Picking tea leaves among green hills in Darjeeling or the Nilgiris has always been romanticised. The spectacle of women carrying conical cane baskets over their shoulders is not just a favoured photo op but also a role many tourists are tempted to play, even if only for a bit.
"Chai" is perhaps India's favourite drink, be it from stalls on the street or the colonial remnant - afternoon tea. But connoisseurs and enthusiasts who want more than the regular have to trot their way into obscure, fancy stores that sell beautifully packaged teas at exorbitant prices. Or succumb to the pressures of having to call any tea with Indian roots "chai tea". Translate it to one language out of the two and the phrase sounds plain ridiculous. Sadly, the best of Indian teas are usually exported. So where does a chai-lover go for genuine blends at genuine rates?
Online tea retailing has picked up just as well as shopping websites for clothes and shoes. Kaushal Dugar's Teabox, for instance, boasts a partnership with over a 100 tea estates across India and Nepal. The company has shipped teas to Chile, Argentina and even a British army officer serving in Iraq. It just goes to show how coveted Indian tea is, and, despite that, most people in India are content with regular Tata Tea or Lipton teabags for their daily morning fix. The option of alternating between a strong Assam and lighter Darjeeling black tea remains unexplored. Also, many rolled leaves of green, white and oolong teas never come close to being unfurled.
A significant difference in taste between regular packaged teas and specialty teas is evident, of course. Rohan Jahagirdar, senior marketing manager at Teabox, told me over a conversation: "The 200-year-old Indian tea industry relies on a large value chain consisting of multiple middlemen. This legacy value chain causes an inordinate delay in the time taken for it to reach the end consumer." Naturally, if it takes six to nine months for tea to reach an end consumer, the quality of the tea is likely to go down.
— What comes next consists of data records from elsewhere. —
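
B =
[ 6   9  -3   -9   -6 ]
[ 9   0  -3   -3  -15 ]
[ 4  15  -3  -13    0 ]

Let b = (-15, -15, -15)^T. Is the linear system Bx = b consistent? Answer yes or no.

Row reduce the augmented matrix [B | b].
R2 ← R2 − (3/2)·R1: [0, -27/2, 3/2, 21/2, -6, 15/2]
R3 ← R3 − (2/3)·R1: [0, 9, -1, -7, 4, -5]
R3 ← R3 + (2/3)·R2: [0, 0, 0, 0, 0, 0]
The echelon form has 2 nonzero rows, and every pivot lies in the first 5 columns, so rank(B) = rank([B|b]) = 2.
The system is consistent.

yes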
Rohan explained that by circumventing the traditional value chain, and by connecting the growers directly with the consumers, Teabox is able to cut short the time to market from six to nine months, to five to six days.
This is what makes buying tea off Teabox or other websites more satisfactory than picking something off a shelf. But it's not just tea that's privileged enough to have websites dedicated to selling it. Kunal Ross has a similar vision in mind for The Indian Bean. The company believes that there is a dearth of Indian specialty coffee and non-blended coffees in India, and that we have been very used to drinking instant coffee. Just like Darjeeling tea, the taste of filter coffee is unknown to many Indians, except for those from the south. The Indian Bean employs free trade practices and sources coffee directly from farmers, which, again, makes freshness the priority.
I have walked into a Starbucks or a Costa and ended up disappointed with my cappuccino almost every time. Not that I am an expert at picking the perfect bean, but coffee at independent cafes almost always tastes better than something at a chain - especially the filter coffee at all-vegetarian south Indian restaurants.
It's far easier to order packs of tea and coffee with a few clicks on your laptop than it is to go out and deal with bitter tastings and pushy salespeople. And a great way educate yourself about the subtle differences between a first flush and second flush. You'll want to save the sediment of leaves/beans to whiff long after their flavour has been exhausted.